Я выпил рюмку и закусил маслиной. В голове у меня шумело так, что я уже не слышал прибоя. Полуголые девки за баром пели какой-то гимн.
– В таком случае, – говорю, – вашим фокусникам из прокуратуры следует придумать номер, когда один-единственный человек, а не целый взвод, расстреливает девятерых. В том числе малолетнего ребенка. И делает это не где-нибудь, а на собственном корабле. И не когда-нибудь, а за полчаса до старта. И не из одного ствола, а из нескольких… Но почему-то ваши фокусники из прокуратуры не торопятся с этим фокусом. Знаете, почему?
– Почему?
– Потому что у них есть основные вещдоки по этому расстрелу. Знаете, какие?
– Какие?
– Головы убитых накануне старта, в том числе башкой одного из палачей.
– Вы видели их?
– Кого?
– Убитых?
– Разумеется, видел.
– Зачем понадобилось отрезать им головы?
– А за тем, что пока еще ни одна спускаемая капсула не рассчитана на подобный перегруз.
– Вы сделали это?
– Что именно?
– Вы обезглавили их?
– Нет, конечно.
– А кто?
Зажмурившись, я помассировал глаза.
– Жена.
– Прекрасно. – Субчик взял диктофон, взглянул на дисплей и поставил обратно. – А узнали вы кого-нибудь из расстрелянных?
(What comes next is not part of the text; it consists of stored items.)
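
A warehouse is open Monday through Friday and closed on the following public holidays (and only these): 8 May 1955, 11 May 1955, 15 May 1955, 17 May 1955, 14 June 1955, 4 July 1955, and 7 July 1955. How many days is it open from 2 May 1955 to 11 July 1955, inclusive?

46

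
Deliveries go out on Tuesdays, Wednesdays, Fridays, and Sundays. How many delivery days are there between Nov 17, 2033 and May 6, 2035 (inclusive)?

306

Nov 17, 2033 is a Thursday.
That's 536 days from start to end, counting both.
536 = 7 × 76 + 4, so there are 76 full weeks plus 4 extra days.
Each full week contributes 4 days from the set (Tue, Wed, Fri, Sun): 76 × 4 = 304.
The 4 extra days are Thu, Fri, Sat, Sun — 2 of them qualify.
Total: 304 + 2 = 306.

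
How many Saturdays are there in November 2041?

5

November 1, 2041 is a Friday.
That's 30 days from start to end, counting both.
30 = 7 × 4 + 2, so there are 4 full weeks plus 2 extra days.
Each full week contributes one Saturday: 4 so far.
The 2 extra days are Friday, Saturday — 1 of them qualifies.
Total: 4 + 1 = 5.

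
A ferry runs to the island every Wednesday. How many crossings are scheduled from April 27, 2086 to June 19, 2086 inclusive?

8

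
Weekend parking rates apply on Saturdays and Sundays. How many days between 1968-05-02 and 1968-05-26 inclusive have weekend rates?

1968-05-02 is a Thursday.
From 1968-05-02 to 1968-05-26 is 25 days inclusive.
25 = 7 × 3 + 4, so there are 3 full weeks plus 4 extra days.
Each full week contributes 2 weekend days (Sat, Sun): 3 × 2 = 6.
The 4 extra days are Thu, Fri, Sat, Sun — 2 of them qualify.
Total: 6 + 2 = 8.

8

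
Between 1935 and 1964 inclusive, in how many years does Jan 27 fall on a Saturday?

4

Day of week of January 27 in each year:
1935: Sun, 1936: Mon, 1937: Wed, 1938: Thu, 1939: Fri, 1940: Sat ✓, 1941: Mon, 1942: Tue, 1943: Wed, 1944: Thu, 1945: Sat ✓, 1946: Sun, 1947: Mon, 1948: Tue, 1949: Thu, 1950: Fri, 1951: Sat ✓, 1952: Sun, 1953: Tue, 1954: Wed, 1955: Thu, 1956: Fri, 1957: Sun, 1958: Mon, 1959: Tue, 1960: Wed, 1961: Fri, 1962: Sat ✓, 1963: Sun, 1964: Mon
Saturdays: 1940, 1945, 1951, 1962.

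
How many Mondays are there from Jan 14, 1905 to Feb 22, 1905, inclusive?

Jan 14, 1905 is a Saturday.
The range spans 40 days (inclusive of both endpoints).
40 = 7 × 5 + 5, so there are 5 full weeks plus 5 extra days.
Each full week contributes one Monday: 5 so far.
The 5 extra days are Saturday, Sunday, Monday, Tuesday, Wednesday — 1 of them qualifies.
Total: 5 + 1 = 6.

6 Mondays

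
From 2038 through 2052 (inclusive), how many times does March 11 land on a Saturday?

2

Day of week of March 11 in each year:
2038: Thu, 2039: Fri, 2040: Sun, 2041: Mon, 2042: Tue, 2043: Wed, 2044: Fri, 2045: Sat ✓, 2046: Sun, 2047: Mon, 2048: Wed, 2049: Thu, 2050: Fri, 2051: Sat ✓, 2052: Mon
Saturdays: 2045, 2051.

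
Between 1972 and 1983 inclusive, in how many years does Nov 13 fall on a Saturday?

2

Day of week of November 13 in each year:
1972: Mon, 1973: Tue, 1974: Wed, 1975: Thu, 1976: Sat ✓, 1977: Sun, 1978: Mon, 1979: Tue, 1980: Thu, 1981: Fri, 1982: Sat ✓, 1983: Sun
Saturdays: 1976, 1982.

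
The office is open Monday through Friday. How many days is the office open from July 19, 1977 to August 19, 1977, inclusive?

July 19, 1977 is a Tuesday.
The range spans 32 days (inclusive of both endpoints).
32 = 7 × 4 + 4, so there are 4 full weeks plus 4 extra days.
Each full week contributes 5 weekdays (Mon–Fri): 4 × 5 = 20.
The 4 extra days are Tuesday, Wednesday, Thursday, Friday — 4 of them qualify.
Total: 20 + 4 = 24.

24 weekdays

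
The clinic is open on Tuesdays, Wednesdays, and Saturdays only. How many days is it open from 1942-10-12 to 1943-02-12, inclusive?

1942-10-12 is a Monday.
From 1942-10-12 to 1943-02-12 is 124 days inclusive.
124 = 7 × 17 + 5, so there are 17 full weeks plus 5 extra days.
Each full week contributes 3 days from the set (Tue, Wed, Sat): 17 × 3 = 51.
The 5 extra days are Monday, Tuesday, Wednesday, Thursday, Friday — 2 of them qualify.
Total: 51 + 2 = 53.

53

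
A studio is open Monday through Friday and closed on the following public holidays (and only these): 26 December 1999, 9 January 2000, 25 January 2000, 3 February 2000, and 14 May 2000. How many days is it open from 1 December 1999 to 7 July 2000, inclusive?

156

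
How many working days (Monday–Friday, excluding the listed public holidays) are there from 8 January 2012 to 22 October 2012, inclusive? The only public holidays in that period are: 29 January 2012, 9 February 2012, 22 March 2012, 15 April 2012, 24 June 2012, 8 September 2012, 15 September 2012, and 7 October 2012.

204 working days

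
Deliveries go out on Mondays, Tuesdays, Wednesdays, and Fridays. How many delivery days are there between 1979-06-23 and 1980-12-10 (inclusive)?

307

1979-06-23 is a Saturday.
The range spans 537 days (inclusive of both endpoints).
537 = 7 × 76 + 5, so there are 76 full weeks plus 5 extra days.
Each full week contributes 4 days from the set (Mon, Tue, Wed, Fri): 76 × 4 = 304.
The 5 extra days are Sat, Sun, Mon, Tue, Wed — 3 of them qualify.
Total: 304 + 3 = 307.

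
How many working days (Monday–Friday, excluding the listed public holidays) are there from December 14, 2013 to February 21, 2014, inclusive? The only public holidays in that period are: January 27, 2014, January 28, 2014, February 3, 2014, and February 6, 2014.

46 working days

December 14, 2013 is a Saturday.
That's 70 days from start to end, counting both.
70 = 7 × 10, so the span is exactly 10 full weeks.
Each full week contributes 5 weekdays (Mon–Fri): 10 × 5 = 50.
Total: 50.
Holidays: January 27, 2014 (Mon); January 28, 2014 (Tue); February 3, 2014 (Mon); February 6, 2014 (Thu).
All 4 holidays fall on weekdays, so subtract 4.
Business days: 50 − 4 = 46.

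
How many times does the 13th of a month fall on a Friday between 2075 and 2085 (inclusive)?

18

Friday-the-13ths by year:
2075: Sep, Dec
2076: Mar, Nov
2077: Aug
2078: May
2079: Jan, Oct
2080: Sep, Dec
2081: Jun
2082: Feb, Mar, Nov
2083: Aug
2084: Oct
2085: Apr, Jul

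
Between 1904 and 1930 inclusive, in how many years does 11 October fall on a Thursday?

4

Day of week of October 11 in each year:
1904: Tue, 1905: Wed, 1906: Thu ✓, 1907: Fri, 1908: Sun, 1909: Mon, 1910: Tue, 1911: Wed, 1912: Fri, 1913: Sat, 1914: Sun, 1915: Mon, 1916: Wed, 1917: Thu ✓, 1918: Fri, 1919: Sat, 1920: Mon, 1921: Tue, 1922: Wed, 1923: Thu ✓, 1924: Sat, 1925: Sun, 1926: Mon, 1927: Tue, 1928: Thu ✓, 1929: Fri, 1930: Sat
Thursdays: 1906, 1917, 1923, 1928.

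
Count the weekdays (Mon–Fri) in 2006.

January 1, 2006 is a Sunday.
The range spans 365 days (inclusive of both endpoints).
365 = 7 × 52 + 1, so there are 52 full weeks plus 1 extra day.
Each full week contributes 5 weekdays (Mon–Fri): 52 × 5 = 260.
The 1 extra day is Sunday — none qualify.
Total: 260 + 0 = 260.

260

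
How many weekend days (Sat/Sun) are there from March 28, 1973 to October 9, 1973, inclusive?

56

March 28, 1973 is a Wednesday.
From March 28, 1973 to October 9, 1973 is 196 days inclusive.
196 = 7 × 28, so the span is exactly 28 full weeks.
Each full week contributes 2 weekend days (Sat, Sun): 28 × 2 = 56.
Total: 56.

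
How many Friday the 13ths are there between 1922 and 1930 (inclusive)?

Friday-the-13ths by year:
1922: Jan, Oct
1923: Apr, Jul
1924: Jun
1925: Feb, Mar, Nov
1926: Aug
1927: May
1928: Jan, Apr, Jul
1929: Sep, Dec
1930: Jun

16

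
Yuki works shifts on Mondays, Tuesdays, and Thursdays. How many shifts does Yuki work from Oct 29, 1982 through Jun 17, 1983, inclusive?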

– Полковника… – Я откинулся на спинку стула. – Э-э… генерала из Центра подготовки и пердуна из прощальной комиссии.
– Из какой комиссии?
– Ну, одного из замов по старту и руководству полетом.
– Больше никого?
– Никого.
– Даже обоих замов начальника Генштаба?
– Вы серьезно?
– Ну, вам, знаете ли, виднее, – захохотал субчик. – Однако скажите вот что: именно потому что открылось это дело с расстрелом, вы считаете всю затею с Проектом полной аферой?
– Странно, – говорю, – что-то не припоминаю, когда я успел назвать Проект полной аферой.
Он – снова в смех:
– Да, видимо, и в самом деле вы не читаете прессу… Откройте глаза: истории вроде вашей уже выдвигаются на конкурсы.
– Ну, – говорю, – слава тебе господи. Отлегло от сердца. Вот и выдвиньте мою. Гонорар пополам.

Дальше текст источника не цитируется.